Le baromètre de la confiance a été créée par l'agence de communication Kuryo dans le cadre du lancement du Labo de la confiance. Sa conception et sa réalisation a été confiée à notre jeune structure L'ObSoCo. L'objectif est de mesurer - et de suivre l'évolution d'une année sur l'autre - du sentiment de défiance qu'expriment les consommateurs aux différents niveaux : relations interpersonnelles, rapport aux institution, relations aux entreprises. Le baromètre livre également une mesure de la confiance à l'égard des entreprises de 6 grands secteurs économiques : les banques, les constructeurs automobiles, les voyagistes, ainsi que trois secteurs du commerce de détail : la grande distribution alimentaire, les grandes enseignes du bricolage, et les grandes enseignes du commerce de l’habillement.

 

 

 

Le rapport est téléchargeable gratuitement sur le site de Labo de la confiance. Pour le télécharger : cliquer ici.

 

 

Synthèse :

 

 

Un climat de défiance généralisée


La défiance règne. A l’échelle des relations entre individus d’abord, avec 82 % des Français interrogés qui considèrent qu’ « il convient d’être prudent lorsque l’on a affaire aux autres ». A l’égard des institutions ensuite, 92 % des Français ne faisant pas confiance aux partis politiques, 82 % au gouvernement, 77 % aux médias… Vis-à-vis des entreprises enfin, tout du moins des « grandes » dont on se défie à 64 %. Les « petites entreprises », quant à elles, inspirent confiance à 77 % des Français. Décidément, aujourd’hui, small is beautiful…

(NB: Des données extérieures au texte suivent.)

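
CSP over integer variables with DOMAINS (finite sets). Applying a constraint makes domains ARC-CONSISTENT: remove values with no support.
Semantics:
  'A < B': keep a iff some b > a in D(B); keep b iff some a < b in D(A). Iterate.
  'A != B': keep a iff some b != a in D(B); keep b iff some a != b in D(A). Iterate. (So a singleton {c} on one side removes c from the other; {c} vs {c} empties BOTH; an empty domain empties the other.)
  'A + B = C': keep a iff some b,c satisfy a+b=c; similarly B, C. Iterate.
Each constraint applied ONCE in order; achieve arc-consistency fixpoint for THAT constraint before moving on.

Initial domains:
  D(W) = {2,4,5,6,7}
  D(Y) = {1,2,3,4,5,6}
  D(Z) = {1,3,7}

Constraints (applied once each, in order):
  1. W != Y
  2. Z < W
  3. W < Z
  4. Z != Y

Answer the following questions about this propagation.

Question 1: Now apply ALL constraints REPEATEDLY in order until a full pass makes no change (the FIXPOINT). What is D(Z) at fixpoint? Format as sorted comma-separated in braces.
pass 0 (initial): D(Z)={1,3,7}
pass 1: W {2,4,5,6,7}->{2}; Y {1,2,3,4,5,6}->{1,2,4,5,6}; Z {1,3,7}->{3}
pass 2: W {2}->{}; Y {1,2,4,5,6}->{}; Z {3}->{}
pass 3: no change
Fixpoint after 3 passes: D(Z) = {}

Answer: {}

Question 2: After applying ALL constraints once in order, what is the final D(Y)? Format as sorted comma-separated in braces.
Constraint 1 (W != Y) on D(W)={2,4,5,6,7} D(Y)={1,2,3,4,5,6}: no change
Constraint 2 (Z < W) on D(Z)={1,3,7} D(W)={2,4,5,6,7}: Z {1,3,7}->{1,3}
Constraint 3 (W < Z) on D(W)={2,4,5,6,7} D(Z)={1,3}: W {2,4,5,6,7}->{2}; Z {1,3}->{3}
Constraint 4 (Z != Y) on D(Z)={3} D(Y)={1,2,3,4,5,6}: Y {1,2,3,4,5,6}->{1,2,4,5,6}
So after all 4 constraints: D(Y) = {1,2,4,5,6}

Answer: {1,2,4,5,6}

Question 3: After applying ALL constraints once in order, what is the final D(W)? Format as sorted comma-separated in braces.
Answer: {2}

Derivation:
Constraint 1 (W != Y) on D(W)={2,4,5,6,7} D(Y)={1,2,3,4,5,6}: no change
Constraint 2 (Z < W) on D(Z)={1,3,7} D(W)={2,4,5,6,7}: Z {1,3,7}->{1,3}
Constraint 3 (W < Z) on D(W)={2,4,5,6,7} D(Z)={1,3}: W {2,4,5,6,7}->{2}; Z {1,3}->{3}
Constraint 4 (Z != Y) on D(Z)={3} D(Y)={1,2,3,4,5,6}: Y {1,2,3,4,5,6}->{1,2,4,5,6}
So after all 4 constraints: D(W) = {2}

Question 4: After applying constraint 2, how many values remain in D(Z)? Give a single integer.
Constraint 1 (W != Y) on D(W)={2,4,5,6,7} D(Y)={1,2,3,4,5,6}: no change
Constraint 2 (Z < W) on D(Z)={1,3,7} D(W)={2,4,5,6,7}: Z {1,3,7}->{1,3}
So after constraint 2: D(Z)={1,3}, size = 2

Answer: 2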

Ce climat de défiance s’étend aux grandes entreprises des six secteurs étudiés dans le Baromètre.

 


Les banques décrochent la palme de la défiance alors que les enseignes du bricolage tirent leur épingle du jeu


Lorsque la confiance est appréhendée directement (réponse à la question «avez-vous confiance dans les entreprises de ce secteur d’activité », ce sont les banques qui décrochent la palme de la défiance (avec 74 % des répondants qui ne sont pas d’accord avec l’affirmation), talonnée d’assez près dans cette contre-performance par les voyagistes. Les grandes enseignes du bricolage constituent le seul secteur à bénéficier d’une (courte) majorité de Français leur faisant confiance !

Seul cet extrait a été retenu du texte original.